Allow me to translate this from gibberish into English using an analogy. Say I own a ritzy apartment building in NYC, and one fine Thursday, the gubmint passes a new law requiring all apartment buildings to be booked at zero value. This is essentially mark-to-market on steroids, so any effect that mark-to-market would have would be exacerbated under this scenario. But does that change anything at all? Does it in any way change my income? Would it change the amount a bank is willing to lend me in order to renovate the lobby or to buy another building (whose value on paper would also be zero at this point)? Unless I was a complete moron, that new law wouldn’t change the amount which I would have to receive from a buyer in order to sell it. And if I was such a complete moron, there’d be a horde of eager buyers fighting to take advantage of that arbitrage opportunity. Anyone spot the horde of eager buyers fighting to take advantage of the arbitrage opportunity mark-to-market has created according to folks like Epstein? It looks to me that what little paper is selling is selling for significantly less, not more, than its book value, which is the opposite of what Epstein and company would have predicted if Epstein and company had bothered to think through their argument to its logical conclusion.

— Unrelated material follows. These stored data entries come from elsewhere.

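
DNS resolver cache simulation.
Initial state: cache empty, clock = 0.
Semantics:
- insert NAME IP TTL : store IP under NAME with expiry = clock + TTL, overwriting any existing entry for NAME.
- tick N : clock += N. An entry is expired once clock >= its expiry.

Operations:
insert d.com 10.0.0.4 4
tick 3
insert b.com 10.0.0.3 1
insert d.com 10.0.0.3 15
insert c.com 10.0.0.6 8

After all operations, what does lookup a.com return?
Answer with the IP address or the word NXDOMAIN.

Op 1: insert d.com -> 10.0.0.4 (expiry=0+4=4). clock=0
Op 2: tick 3 -> clock=3.
Op 3: insert b.com -> 10.0.0.3 (expiry=3+1=4). clock=3
Op 4: insert d.com -> 10.0.0.3 (expiry=3+15=18). clock=3
Op 5: insert c.com -> 10.0.0.6 (expiry=3+8=11). clock=3
lookup a.com: not in cache (expired or never inserted)

Answer: NXDOMAIN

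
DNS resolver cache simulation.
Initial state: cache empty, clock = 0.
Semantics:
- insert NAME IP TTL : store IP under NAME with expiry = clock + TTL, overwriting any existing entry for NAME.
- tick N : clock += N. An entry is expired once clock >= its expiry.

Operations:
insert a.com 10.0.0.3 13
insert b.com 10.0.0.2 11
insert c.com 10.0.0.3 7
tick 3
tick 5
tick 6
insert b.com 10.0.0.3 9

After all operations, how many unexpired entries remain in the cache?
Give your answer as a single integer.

Answer: 1

Derivation:
Op 1: insert a.com -> 10.0.0.3 (expiry=0+13=13). clock=0
Op 2: insert b.com -> 10.0.0.2 (expiry=0+11=11). clock=0
Op 3: insert c.com -> 10.0.0.3 (expiry=0+7=7). clock=0
Op 4: tick 3 -> clock=3.
Op 5: tick 5 -> clock=8. purged={c.com}
Op 6: tick 6 -> clock=14. purged={a.com,b.com}
Op 7: insert b.com -> 10.0.0.3 (expiry=14+9=23). clock=14
Final cache (unexpired): {b.com} -> size=1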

Come to think of it, there is one real world change that would result from the government forcing me to mark down the book value of a piece of property I own. Granted, I’m no accountant, so I may be wrong, but I would think the new law would provide me with one heck of a write-off (a supposed capital loss) on my taxes.

A bonus we find in Epstein’s piece is the little gem about how laws preventing foreclosures are making things worse. Does Epstein really think home prices, and hence the value of the paper backed by mortgages would rise if more houses hit the market right now? Snark fails me.

Which brings me back to a bugaboo of mine. There’s a huge group of people arguing things that don’t just part company with reality, they’re arguing things that literally contradict reality as completely and thoroughly as humanly possible. It can’t be a good thing for society when the criteria for being a writer at a major publication is essentially the same one for getting you admitted to an asylum and given a heavy dose of medication.